Some of my most favorite bugs are bacteria that live in food and can turn your body into a microbrewery of new forms of life. Cue in Thai

ducks at lumpini park

street markets, where curries of all kinds are prepared in giant aluminum dishes, unknown meat is waiting in 95-degree heat to be roasted on skewers, and roasted ducks take the place of rotisserie chickens.

My guide Jintana asked if I wanted to try any of these goodies. I said I was happy taking photos. She offered to pay. I still said no. She began to talk to a vendor roasting bananas and bought three little rectangulars made of green banana leafs stapled at the ends. Tamales Thai style. I pretended I didn’t notice. We walked into an air-conditioned café for a cup of coffee, and she placed them in the middle of the table. I was already living through the repercussions on a 15-hour flight home. She took one and began to unwrap the leaf. Curiosity got the better of me and I followed suit to discover inside sweet, sticky, uber-delicious rice, way better than my emergency Cliffhanger power bar.

And I didn’t die. And didn’t even get sick. Not until a taco salad at LAX.

What a Wonderful World by BBC

The first time I saw this video, our boat was rocking so hard it felt like we were on a giant rollercoaster in the middle of the Southern Ocean, a day away from Antarctica. We were trying to lay very still in our bed, not exactly easy with the ocean going nuts. On every up, we’d slide a little towards the pillows. On every down, we’d slide away from the pillows.
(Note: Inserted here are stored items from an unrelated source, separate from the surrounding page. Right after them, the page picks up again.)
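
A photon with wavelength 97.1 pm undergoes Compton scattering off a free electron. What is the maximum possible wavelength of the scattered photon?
101.9526 pm (at θ = 180°)

The Compton shift is Δλ = λ_C(1 − cos θ).

Since cos θ ranges from −1 to 1, the factor (1 − cos θ) ranges from 0 to 2; the maximum shift occurs at θ = 180° (backscattering):
Δλ_max = 2λ_C = 2 × 2.4263 pm = 4.8526 pm

Maximum scattered wavelength:
λ'_max = λ₀ + Δλ_max = 97.1 + 4.8526 = 101.9526 pm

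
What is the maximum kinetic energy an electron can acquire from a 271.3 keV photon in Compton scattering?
139.7186 keV

Maximum energy transfer occurs at θ = 180° (backscattering).

Initial photon: E₀ = 271.3 keV → λ₀ = 4.5700 pm

Maximum Compton shift (at 180°):
Δλ_max = 2λ_C = 2 × 2.4263 = 4.8526 pm

Final wavelength:
λ' = 4.5700 + 4.8526 = 9.4226 pm

Minimum photon energy (maximum energy to electron):
E'_min = hc/λ' = 131.5814 keV

Maximum electron kinetic energy:
K_max = E₀ - E'_min = 271.3000 - 131.5814 = 139.7186 keV

(Intermediate values are shown rounded; full precision is carried through to the final answer.)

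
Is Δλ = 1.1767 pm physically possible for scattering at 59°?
Yes, consistent

Calculate the expected shift for θ = 59°:

Δλ_expected = λ_C(1 - cos(59°))
Δλ_expected = 2.4263 × (1 - cos(59°))
Δλ_expected = 2.4263 × 0.4850
Δλ_expected = 1.1767 pm

Given shift: 1.1767 pm
Expected shift: 1.1767 pm
Difference: 0.0000 pm

The values match. This is consistent with Compton scattering at the stated angle.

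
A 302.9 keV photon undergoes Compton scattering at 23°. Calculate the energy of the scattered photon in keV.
289.2692 keV

First convert energy to wavelength:
λ = hc/E, with hc ≈ 1239.842 keV·pm (i.e. 1239.842 eV·nm)

For E = 302.9 keV = 302900 eV:
λ = 1239.842 keV·pm / 302.9 keV
λ = 4.0932 pm

Calculate the Compton shift:
Δλ = λ_C(1 - cos(23°)) = 2.4263 × 0.0795
Δλ = 0.1929 pm

Final wavelength:
λ' = 4.0932 + 0.1929 = 4.2861 pm

Final energy:
E' = hc/λ' = 1239.842 / 4.2861 = 289.2692 keV

(Intermediate values are shown rounded; full precision is carried through to the final answer.)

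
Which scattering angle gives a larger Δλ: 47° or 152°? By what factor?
152° produces the larger shift by a factor of 5.921

Calculate both shifts using Δλ = λ_C(1 - cos θ):

For θ₁ = 47°:
Δλ₁ = 2.4263 × (1 - cos(47°))
Δλ₁ = 2.4263 × 0.3180
Δλ₁ = 0.7716 pm

For θ₂ = 152°:
Δλ₂ = 2.4263 × (1 - cos(152°))
Δλ₂ = 2.4263 × 1.8829
Δλ₂ = 4.5686 pm

The 152° angle produces the larger shift.
Ratio: 4.5686/0.7716 = 5.921

(Intermediate values are shown rounded; full precision is carried through to the final answer.)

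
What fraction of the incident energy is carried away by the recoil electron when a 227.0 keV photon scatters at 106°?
0.3617 (or 36.17%)

Calculate initial and final photon energies:

Initial: E₀ = 227.0 keV → λ₀ = 5.4619 pm
Compton shift: Δλ = 3.0951 pm
Final wavelength: λ' = 8.5570 pm
Final energy: E' = 144.8930 keV

Fractional energy loss:
(E₀ - E')/E₀ = (227.0000 - 144.8930)/227.0000
= 82.1070/227.0000
= 0.3617
= 36.17%

(Intermediate values are shown rounded; full precision is carried through to the final answer.)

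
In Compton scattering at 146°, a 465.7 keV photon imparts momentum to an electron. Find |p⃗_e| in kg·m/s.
3.3040e-22 kg·m/s

The electron is initially at rest, so by conservation of momentum:
p⃗_e = p⃗₀ − p⃗'  (incident photon momentum minus scattered photon momentum)

Photon momentum magnitudes (p = h/λ = E/c):
λ₀ = hc/E₀ = 2.6623 pm → p₀ = h/λ₀ = 2.4888e-22 kg·m/s
Δλ = λ_C(1 − cos 146°) = 4.4378 pm
λ' = 7.1001 pm → p' = h/λ' = 9.3323e-23 kg·m/s

The scattered photon makes angle θ = 146° with the incident direction, so by the law of cosines:
|p⃗_e|² = p₀² + p'² − 2p₀p'cos θ
|p⃗_e|² = (2.4888e-22)² + (9.3323e-23)² − 2·2.4888e-22·9.3323e-23·cos(146°)
|p⃗_e| = 3.3040e-22 kg·m/s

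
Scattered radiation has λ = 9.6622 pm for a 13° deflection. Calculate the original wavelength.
9.6000 pm

From λ' = λ + Δλ, we have λ = λ' - Δλ

First calculate the Compton shift:
Δλ = λ_C(1 - cos θ)
Δλ = 2.4263 × (1 - cos(13°))
Δλ = 2.4263 × 0.0256
Δλ = 0.0622 pm

Initial wavelength:
λ = λ' - Δλ
λ = 9.6622 - 0.0622
λ = 9.6000 pm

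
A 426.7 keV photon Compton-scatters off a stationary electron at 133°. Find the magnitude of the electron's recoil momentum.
3.0083e-22 kg·m/s

The electron is initially at rest, so by conservation of momentum:
p⃗_e = p⃗₀ − p⃗'  (incident photon momentum minus scattered photon momentum)

Photon momentum magnitudes (p = h/λ = E/c):
λ₀ = hc/E₀ = 2.9057 pm → p₀ = h/λ₀ = 2.2804e-22 kg·m/s
Δλ = λ_C(1 − cos 133°) = 4.0810 pm
λ' = 6.9867 pm → p' = h/λ' = 9.4838e-23 kg·m/s

The scattered photon makes angle θ = 133° with the incident direction, so by the law of cosines:
|p⃗_e|² = p₀² + p'² − 2p₀p'cos θ
|p⃗_e|² = (2.2804e-22)² + (9.4838e-23)² − 2·2.2804e-22·9.4838e-23·cos(133°)
|p⃗_e| = 3.0083e-22 kg·m/s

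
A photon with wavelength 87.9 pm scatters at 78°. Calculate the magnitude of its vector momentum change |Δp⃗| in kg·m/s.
9.3872e-24 kg·m/s

Photon momentum magnitude is p = h/λ.

Initial momentum:
p₀ = h/λ = 6.6261e-34/8.7900e-11 = 7.5382e-24 kg·m/s

After scattering:
λ' = λ + Δλ = 87.9 + 1.9219 = 89.8219 pm
p' = h/λ' = 6.6261e-34/8.9822e-11 = 7.3769e-24 kg·m/s

Momentum is a vector; the scattered photon's direction makes angle θ = 78° with the incident direction. The magnitude of the vector change Δp⃗ = p⃗₀ − p⃗' is found from the law of cosines:
|Δp⃗|² = p₀² + p'² − 2p₀p'cos θ
|Δp⃗|² = (7.5382e-24)² + (7.3769e-24)² − 2·7.5382e-24·7.3769e-24·cos(78°)
|Δp⃗| = 9.3872e-24 kg·m/s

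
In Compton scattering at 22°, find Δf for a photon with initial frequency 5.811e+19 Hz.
1.924e+18 Hz (decrease)

Convert frequency to wavelength (c = 299792458 m/s):
λ₀ = c/f₀ = 299792458/5.811e+19 = 5.1590511e-12 m = 5.1591 pm

Calculate Compton shift:
Δλ = λ_C(1 - cos(22°)) = 0.1767 pm

Final wavelength:
λ' = λ₀ + Δλ = 5.1591 + 0.1767 = 5.3357 pm

Final frequency:
f' = c/λ' = 299792458/5.3357256e-12 = 5.6185883e+19 Hz

Frequency shift (decrease):
Δf = f₀ - f' = 5.811e+19 - 5.6185883e+19 = 1.924e+18 Hz

(Intermediate values are shown rounded; full precision is carried through to the final answer.)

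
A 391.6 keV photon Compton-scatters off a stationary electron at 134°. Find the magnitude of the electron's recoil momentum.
2.8029e-22 kg·m/s

The electron is initially at rest, so by conservation of momentum:
p⃗_e = p⃗₀ − p⃗'  (incident photon momentum minus scattered photon momentum)

Photon momentum magnitudes (p = h/λ = E/c):
λ₀ = hc/E₀ = 3.1661 pm → p₀ = h/λ₀ = 2.0928e-22 kg·m/s
Δλ = λ_C(1 − cos 134°) = 4.1118 pm
λ' = 7.2779 pm → p' = h/λ' = 9.1044e-23 kg·m/s

The scattered photon makes angle θ = 134° with the incident direction, so by the law of cosines:
|p⃗_e|² = p₀² + p'² − 2p₀p'cos θ
|p⃗_e|² = (2.0928e-22)² + (9.1044e-23)² − 2·2.0928e-22·9.1044e-23·cos(134°)
|p⃗_e| = 2.8029e-22 kg·m/s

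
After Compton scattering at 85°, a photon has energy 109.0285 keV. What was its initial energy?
135.4000 keV

Convert final energy to wavelength (hc ≈ 1239.842 keV·pm):
λ' = hc/E' = 1239.842 / 109.0285 = 11.3717 pm

Calculate the Compton shift:
Δλ = λ_C(1 - cos(85°))
Δλ = 2.4263 × (1 - cos(85°))
Δλ = 2.2148 pm

Initial wavelength:
λ = λ' - Δλ = 11.3717 - 2.2148 = 9.1569 pm

Initial energy:
E = hc/λ = 1239.842 / 9.1569 = 135.4000 keV

(Intermediate values are shown rounded; full precision is carried through to the final answer.)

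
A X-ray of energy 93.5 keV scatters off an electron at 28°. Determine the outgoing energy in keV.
91.5394 keV

First convert energy to wavelength:
λ = hc/E, with hc ≈ 1239.842 keV·pm (i.e. 1239.842 eV·nm)

For E = 93.5 keV = 93500 eV:
λ = 1239.842 keV·pm / 93.5 keV
λ = 13.2603 pm

Calculate the Compton shift:
Δλ = λ_C(1 - cos(28°)) = 2.4263 × 0.1171
Δλ = 0.2840 pm

Final wavelength:
λ' = 13.2603 + 0.2840 = 13.5443 pm

Final energy:
E' = hc/λ' = 1239.842 / 13.5443 = 91.5394 keV

(Intermediate values are shown rounded; full precision is carried through to the final answer.)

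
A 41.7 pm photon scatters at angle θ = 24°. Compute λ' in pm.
41.9098 pm

Using the Compton scattering formula:
λ' = λ + Δλ = λ + λ_C(1 - cos θ)

Given:
- Initial wavelength λ = 41.7 pm
- Scattering angle θ = 24°
- Compton wavelength λ_C ≈ 2.4263 pm

Calculate the shift:
Δλ = 2.4263 × (1 - cos(24°))
Δλ = 2.4263 × 0.0865
Δλ = 0.2098 pm

Final wavelength:
λ' = 41.7 + 0.2098 = 41.9098 pm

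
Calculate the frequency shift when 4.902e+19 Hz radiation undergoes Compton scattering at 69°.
9.946e+18 Hz (decrease)

Convert frequency to wavelength (c = 299792458 m/s):
λ₀ = c/f₀ = 299792458/4.902e+19 = 6.1157172e-12 m = 6.1157 pm

Calculate Compton shift:
Δλ = λ_C(1 - cos(69°)) = 1.5568 pm

Final wavelength:
λ' = λ₀ + Δλ = 6.1157 + 1.5568 = 7.6725 pm

Final frequency:
f' = c/λ' = 299792458/7.6725156e-12 = 3.9073555e+19 Hz

Frequency shift (decrease):
Δf = f₀ - f' = 4.902e+19 - 3.9073555e+19 = 9.946e+18 Hz

(Intermediate values are shown rounded; full precision is carried through to the final answer.)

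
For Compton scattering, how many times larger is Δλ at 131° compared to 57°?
131° produces the larger shift by a factor of 3.637

Calculate both shifts using Δλ = λ_C(1 - cos θ):

For θ₁ = 57°:
Δλ₁ = 2.4263 × (1 - cos(57°))
Δλ₁ = 2.4263 × 0.4554
Δλ₁ = 1.1048 pm

For θ₂ = 131°:
Δλ₂ = 2.4263 × (1 - cos(131°))
Δλ₂ = 2.4263 × 1.6561
Δλ₂ = 4.0181 pm

The 131° angle produces the larger shift.
Ratio: 4.0181/1.1048 = 3.637

(Intermediate values are shown rounded; full precision is carried through to the final answer.)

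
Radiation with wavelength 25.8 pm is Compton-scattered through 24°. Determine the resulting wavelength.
26.0098 pm

Using the Compton scattering formula:
λ' = λ + Δλ = λ + λ_C(1 - cos θ)

Given:
- Initial wavelength λ = 25.8 pm
- Scattering angle θ = 24°
- Compton wavelength λ_C ≈ 2.4263 pm

Calculate the shift:
Δλ = 2.4263 × (1 - cos(24°))
Δλ = 2.4263 × 0.0865
Δλ = 0.2098 pm

Final wavelength:
λ' = 25.8 + 0.2098 = 26.0098 pm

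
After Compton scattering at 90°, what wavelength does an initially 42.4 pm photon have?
44.8263 pm

Using the Compton formula: λ' = λ + λ_C(1 − cos θ)

For θ = 90°, cos θ = 0 (exact) = 0.0000, so:
1 − cos 90° = 1 − (0) = 1.0000

Δλ = λ_C × 1.0000 = 2.4263 × 1.0000 = 2.4263 pm

λ' = 42.4 + 2.4263 = 44.8263 pm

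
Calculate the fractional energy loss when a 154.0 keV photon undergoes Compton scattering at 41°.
0.0688 (or 6.88%)

Calculate initial and final photon energies:

Initial: E₀ = 154.0 keV → λ₀ = 8.0509 pm
Compton shift: Δλ = 0.5952 pm
Final wavelength: λ' = 8.6461 pm
Final energy: E' = 143.3994 keV

Fractional energy loss:
(E₀ - E')/E₀ = (154.0000 - 143.3994)/154.0000
= 10.6006/154.0000
= 0.0688
= 6.88%

(Intermediate values are shown rounded; full precision is carried through to the final answer.)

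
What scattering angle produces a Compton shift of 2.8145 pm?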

The trick was not to lift up the head too much. Sitting up, for example, created an instant communication crisis between the brain and the stomach and resulted in a dash for the bathroom.

The only thing we could do in this “just so position” was watch TV, which had BBC Frozen Planet series. We learned all about the secret lives of whales and seals and ocean birds, and it was hard to imagine that theoretically we were right in the epicenter of all this wildlife action. All we knew was the ocean going nuts.

But then the next morning, things calmed down. We discovered Dramamine and even held breakfast down. Myriads of birds began to trail our ship and we trained our cameras on the white patterns on their chocolate wings.

And then right before teatime, the whales came. At first all we saw was a spot in the sea turning from steely gray to green. Then their black, leathery backs came up. Then they blew their plumes, and we tasted the brininess of the ocean. Of course, they’d been here all along. We just had to get up to see.